How can we BOTH say that we can precisely model this universe and thereby predict exactly what will happen at any t(n) and ALSO ascribe "free will" to him?  Or, if we can't ascribe it to him, because we can precisely predict his actions, then how can we ascribe it to US?  Couldn't a similar interaction be going on from outside our own pocket universe?
Both the 'demi-god' (the man who created the 'pocket universe') and the man born into that universe have free will. It's the only solution to the aforementioned conundrum. There's an infinite regress here:

Take Descartes' demon, who tricks us into believing in the physical world. Now, little did Descartes know (because he didn't think hard enough) that there might be an angel tricking Descartes' demon into believing that he's tricking us into believing in the physical world. Now Descartes might respond -- in order to defend his notion of doubt -- that there's a second demon tricking the angel into believing she's tricking the first demon into tricking us, etc.

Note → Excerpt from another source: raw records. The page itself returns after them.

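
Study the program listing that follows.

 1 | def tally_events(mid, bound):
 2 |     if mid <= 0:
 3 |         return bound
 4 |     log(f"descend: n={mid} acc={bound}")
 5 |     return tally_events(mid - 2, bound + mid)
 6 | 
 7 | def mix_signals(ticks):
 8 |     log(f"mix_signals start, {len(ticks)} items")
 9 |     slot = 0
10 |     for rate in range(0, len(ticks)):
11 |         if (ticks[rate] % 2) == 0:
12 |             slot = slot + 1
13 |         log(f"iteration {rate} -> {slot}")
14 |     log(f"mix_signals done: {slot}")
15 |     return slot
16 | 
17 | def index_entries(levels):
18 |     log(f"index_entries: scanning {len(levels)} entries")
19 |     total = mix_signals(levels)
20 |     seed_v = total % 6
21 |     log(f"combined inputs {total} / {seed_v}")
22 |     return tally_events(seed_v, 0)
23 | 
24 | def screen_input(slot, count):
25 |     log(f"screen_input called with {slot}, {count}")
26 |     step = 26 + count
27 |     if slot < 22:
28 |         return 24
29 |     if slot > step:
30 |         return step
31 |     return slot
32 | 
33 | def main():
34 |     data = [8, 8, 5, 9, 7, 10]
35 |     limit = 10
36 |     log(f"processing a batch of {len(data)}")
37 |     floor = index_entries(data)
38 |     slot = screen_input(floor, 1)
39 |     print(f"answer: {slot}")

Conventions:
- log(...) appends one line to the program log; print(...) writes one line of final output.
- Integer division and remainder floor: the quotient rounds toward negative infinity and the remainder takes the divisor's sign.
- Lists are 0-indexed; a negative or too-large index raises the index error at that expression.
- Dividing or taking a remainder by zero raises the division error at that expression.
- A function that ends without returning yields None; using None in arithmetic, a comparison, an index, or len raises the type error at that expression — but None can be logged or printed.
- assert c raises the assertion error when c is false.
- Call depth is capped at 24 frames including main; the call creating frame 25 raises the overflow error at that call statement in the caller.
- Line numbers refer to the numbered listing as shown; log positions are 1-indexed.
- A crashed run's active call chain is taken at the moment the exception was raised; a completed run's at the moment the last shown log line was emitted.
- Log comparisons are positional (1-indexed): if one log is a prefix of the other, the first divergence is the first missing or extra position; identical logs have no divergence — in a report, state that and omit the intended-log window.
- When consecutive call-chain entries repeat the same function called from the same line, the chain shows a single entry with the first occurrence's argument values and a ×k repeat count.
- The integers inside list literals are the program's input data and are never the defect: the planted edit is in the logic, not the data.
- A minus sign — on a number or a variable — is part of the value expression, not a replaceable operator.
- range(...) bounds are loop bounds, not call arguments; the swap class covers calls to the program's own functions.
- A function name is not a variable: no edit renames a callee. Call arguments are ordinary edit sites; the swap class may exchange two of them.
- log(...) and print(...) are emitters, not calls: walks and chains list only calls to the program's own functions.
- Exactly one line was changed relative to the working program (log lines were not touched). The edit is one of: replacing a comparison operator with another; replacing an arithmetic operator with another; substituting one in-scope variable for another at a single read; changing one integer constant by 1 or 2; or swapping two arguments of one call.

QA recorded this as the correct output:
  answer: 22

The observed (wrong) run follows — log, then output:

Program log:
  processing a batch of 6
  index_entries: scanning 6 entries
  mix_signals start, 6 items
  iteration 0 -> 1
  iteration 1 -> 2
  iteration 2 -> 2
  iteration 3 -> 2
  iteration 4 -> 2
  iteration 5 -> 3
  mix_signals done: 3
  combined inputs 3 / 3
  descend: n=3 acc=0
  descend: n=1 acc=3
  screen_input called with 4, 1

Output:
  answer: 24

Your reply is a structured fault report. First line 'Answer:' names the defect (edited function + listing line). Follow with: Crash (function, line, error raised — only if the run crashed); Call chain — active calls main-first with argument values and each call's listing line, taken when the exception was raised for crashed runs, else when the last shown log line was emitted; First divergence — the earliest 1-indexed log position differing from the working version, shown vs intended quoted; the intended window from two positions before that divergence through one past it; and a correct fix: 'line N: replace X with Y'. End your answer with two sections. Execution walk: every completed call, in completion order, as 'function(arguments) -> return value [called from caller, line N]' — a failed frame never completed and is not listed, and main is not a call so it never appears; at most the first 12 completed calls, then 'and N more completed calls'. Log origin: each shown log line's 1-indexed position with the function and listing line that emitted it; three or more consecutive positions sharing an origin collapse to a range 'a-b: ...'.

Answer: the defect is in screen_input at line 28.
Key observation: The logs agree in full; only the final output differs.
Call chain: main -> screen_input(4, 1) (called at line 38).
First divergence: none (the log streams are identical).
Execution walk:
  mix_signals([8, 8, 5, 9, 7, 10]) -> 3  [called from index_entries, line 19]
  tally_events(-1, 4) -> 4  [called from tally_events, line 5]
  tally_events(1, 3) -> 4  [called from tally_events, line 5]
  tally_events(3, 0) -> 4  [called from index_entries, line 22]
  index_entries([8, 8, 5, 9, 7, 10]) -> 4  [called from main, line 37]
  screen_input(4, 1) -> 24  [called from main, line 38]
Log origin:
  1: logged in main at line 36
  2: logged in index_entries at line 18
  3: logged in mix_signals at line 8
  4-9: logged in mix_signals at line 13
  10: logged in mix_signals at line 14
  11: logged in index_entries at line 21
  12: logged in tally_events at line 4
  13: logged in tally_events at line 4
  14: logged in screen_input at line 25
A correct fix: line 28: replace `24` with `22`.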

It's a good example against arbitrary postulation, and it's a good example against holding a primacy of consciousness -- which is, counter-intuitively, something that determinists, as much as it contradicts them, must ultimately appeal to for actual resolution. Take the notion of omniscience entailed by the primacy of consciousness. 

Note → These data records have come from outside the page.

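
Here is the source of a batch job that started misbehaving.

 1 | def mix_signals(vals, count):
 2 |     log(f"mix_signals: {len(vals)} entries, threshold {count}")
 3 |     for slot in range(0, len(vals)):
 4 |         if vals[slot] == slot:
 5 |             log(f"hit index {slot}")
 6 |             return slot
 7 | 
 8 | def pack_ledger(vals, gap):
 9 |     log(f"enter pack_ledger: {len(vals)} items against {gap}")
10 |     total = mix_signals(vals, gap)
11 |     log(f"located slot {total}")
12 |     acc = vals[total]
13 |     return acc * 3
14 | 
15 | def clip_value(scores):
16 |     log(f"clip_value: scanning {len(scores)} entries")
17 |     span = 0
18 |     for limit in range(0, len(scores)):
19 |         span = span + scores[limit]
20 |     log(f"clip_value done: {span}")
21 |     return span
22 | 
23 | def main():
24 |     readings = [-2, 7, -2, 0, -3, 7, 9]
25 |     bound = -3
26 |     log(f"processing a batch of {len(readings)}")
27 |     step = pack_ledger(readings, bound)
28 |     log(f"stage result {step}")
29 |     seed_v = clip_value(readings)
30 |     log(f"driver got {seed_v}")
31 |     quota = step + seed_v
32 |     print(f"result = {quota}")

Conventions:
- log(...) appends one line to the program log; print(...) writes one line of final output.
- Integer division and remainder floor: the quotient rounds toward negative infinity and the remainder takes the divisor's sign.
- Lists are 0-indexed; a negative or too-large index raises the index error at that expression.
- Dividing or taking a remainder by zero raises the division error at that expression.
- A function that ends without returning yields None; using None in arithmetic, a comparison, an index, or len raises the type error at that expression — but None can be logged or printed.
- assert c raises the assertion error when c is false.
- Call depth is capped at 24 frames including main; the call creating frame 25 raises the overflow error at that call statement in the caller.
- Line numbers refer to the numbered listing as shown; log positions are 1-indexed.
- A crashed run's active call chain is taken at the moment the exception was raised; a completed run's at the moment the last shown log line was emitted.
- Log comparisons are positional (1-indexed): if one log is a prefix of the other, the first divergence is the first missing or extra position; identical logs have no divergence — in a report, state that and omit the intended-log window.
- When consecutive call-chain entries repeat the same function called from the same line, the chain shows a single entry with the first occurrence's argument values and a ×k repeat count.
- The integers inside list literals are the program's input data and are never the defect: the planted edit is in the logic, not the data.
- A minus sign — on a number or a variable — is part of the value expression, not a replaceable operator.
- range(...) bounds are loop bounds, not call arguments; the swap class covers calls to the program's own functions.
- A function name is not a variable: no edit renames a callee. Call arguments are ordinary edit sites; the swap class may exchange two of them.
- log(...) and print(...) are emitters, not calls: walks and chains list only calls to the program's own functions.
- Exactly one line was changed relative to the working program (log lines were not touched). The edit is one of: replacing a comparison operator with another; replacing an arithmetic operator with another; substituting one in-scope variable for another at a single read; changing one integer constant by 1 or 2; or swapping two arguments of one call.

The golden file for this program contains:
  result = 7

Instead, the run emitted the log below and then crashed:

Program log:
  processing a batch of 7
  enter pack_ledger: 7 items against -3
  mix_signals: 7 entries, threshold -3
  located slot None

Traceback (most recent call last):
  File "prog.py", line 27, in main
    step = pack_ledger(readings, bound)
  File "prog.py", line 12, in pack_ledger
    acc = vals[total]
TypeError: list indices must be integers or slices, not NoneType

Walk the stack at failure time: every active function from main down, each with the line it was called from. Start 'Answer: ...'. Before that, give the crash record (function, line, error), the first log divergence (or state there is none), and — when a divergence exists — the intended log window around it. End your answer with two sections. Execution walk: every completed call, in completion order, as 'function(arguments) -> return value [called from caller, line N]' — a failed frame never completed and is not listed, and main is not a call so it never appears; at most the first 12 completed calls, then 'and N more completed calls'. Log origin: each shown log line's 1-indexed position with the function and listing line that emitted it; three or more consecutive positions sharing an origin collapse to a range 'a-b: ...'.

Answer: main -> pack_ledger (called at line 27).
Key observation: The earliest visible damage is log position 4 — 'located slot None' rather than the intended 'hit index 4'.
Crash: pack_ledger, line 12, TypeError.
First divergence: at position 4 the run shows 'located slot None' where the working version logs 'hit index 4'.
Intended log window:
  2: enter pack_ledger: 7 items against -3
  3: mix_signals: 7 entries, threshold -3
  4: hit index 4
  5: located slot 4
Execution walk:
  mix_signals([-2, 7, -2, 0, -3, 7, 9], -3) -> None  [called from pack_ledger, line 10]
Origin of each log line:
  1 — main, line 26
  2 — pack_ledger, line 9
  3 — mix_signals, line 2
  4 — pack_ledger, line 11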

It would take omniscience to predict man's action. Man will get smarter through time, but he won't ever get omniscient. What that means is that man won't ever get to the point where man can predict (all of) man's actions. So, if man were determined, he'd never be able to "know" it. If someone created this universe as a pocket universe, then either he couldn't predict man's action (because, being a man, he's not omniscient either) or -- even if he could, he'd fall prey to the infinite regress (he's himself determined by a universe-maker with 'bigger pockets').

Just like Descartes postulated demon then, you have to "believe" in determinism (rather than to ever know it to be true). And, as a matter of faith, it is not something that can be rationally argued for.